Topics: Nigeria • Uncategorized

soundoff (11 Responses)
  1. matslats

    We need to be very clear:
    Who does the oil 'naturally' belong to?
    Who gets the money from the sale of oil?
    Who decides on the sale price, and what kickbacks are they receiving?
    How much gas is 'burned off' because the extractors judge it unprofitable to capture?
    How are the people who happen to live over the oil being compensated for their inconvenience?
    Then we can talk about "theft and sabotage"

    March 7, 2013 at 12:53 pm | Reply
  2. Adetuberu emman

    We re bless in this d nest 15 yrs nigeria wil bcm a successful in production of petroliem.

    March 9, 2013 at 9:49 am | Reply
  3. pibek ibekwe

    i thank God who blessed Nigeria with natural resources it is unfortunate that where this resources are coming from like oil &gas are yet to receive attention in infrastuctures yetthe youths in this region are yet to be employed in good offices unless something is done quickly there is still going to be more problem in the economy

    March 10, 2013 at 1:31 pm | Reply
  4. poitier23

    It is such an irony that the Governor that has destroyed the fulcrum upon which Abia state of Nigeria stands is now suddenly so passionate about Nigeria.

    March 17, 2013 at 9:14 am | Reply
  5. ann


    March 20, 2013 at 6:41 pm | Reply
  6. ann


    March 20, 2013 at 6:41 pm | Reply
  7. British Nigerian

    If you interview this man, you'll think he is an illiterate. He can't write this article because he can't competently communicate on this level. Must be a ghost writer.

    More to the point, CNN should NOT give a platform to just any Tom, Dick or Harry because, Mr Kalu is alleged to have looted Nigeria. He is currently facing trial for corruption. Within years of assuming office as a governor he has become stupendiously wealthy. In Nigeria, the richest people are civil servants and politicians. Ironically, they are the lowest paid workers, yet, they are the wealthiest in the Land.

    CNN, you've been hoodwinked by a guy currently using this article to fan he's STREET CREDIBILITY.

    March 31, 2013 at 11:42 am | Reply
  8. jude chika

    I thank God for giving us that kind of man (O U K)

    April 4, 2013 at 12:31 pm | Reply
  9. noble movement for betterment nig

    the real fact is this nigeria to some extent has gone beyound repair and our political leaders has failed nigeria and our national founding fathers....

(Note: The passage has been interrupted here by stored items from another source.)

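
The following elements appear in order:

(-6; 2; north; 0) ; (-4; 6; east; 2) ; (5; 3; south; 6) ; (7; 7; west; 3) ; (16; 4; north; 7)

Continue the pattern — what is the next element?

(18; 8; east; 4)

First coordinate — alternating steps +2, +9, +2, +9, …: -6, -4, 5, 7, 16 → 18.
Second coordinate: alternating steps +4, −3, +4, −3, …, so 2, 6, 3, 7, 4 → 8.
Direction: repeats north → east → south → west, so north, east, south, west, north → east.
Fourth coordinate — always the previous value of the second coordinate: 0, 2, 6, 3, 7 → 4.
Putting it together: (18; 8; east; 4).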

    September 30, 2013 at 1:56 pm | Reply
  10. nicholas seth

    Nigeria is very blessed to be possesing such natural resources and has lots of opportunity to advance and become a major player on the world stage today. From reading this article on thing I noticed is, they have not experienced much economic growth; meaning they need to advance there technology in order to see that economic growth. Having people occupy places, whether it is work or school, and not having a steady source of energy or not having computers/cell phones is keeping Nigeria third world while it has potential to be first world. Investing in technology will only speed financial success and people will obtain more information on the outside world which will help them improve materials/ideas they have currently. Trust is another factor which will cause a boom in there society. Some parts of Nigeria are ran by local militia who are a bunch of thugs committing crimes such as stealing and oppressing the people around them. Such acts need to end with the help of a non corrupt government so the people can experience a new wave pf democracy where they may express ideas without being punished. Once such issues are solved its up to the people to create a better world for themselves; theres no more hope in todays world of relying on the government to give you a better life, they need to take this venture into there own hand. I truely believe Nigeria will improve itself rapidly and it will not take a century.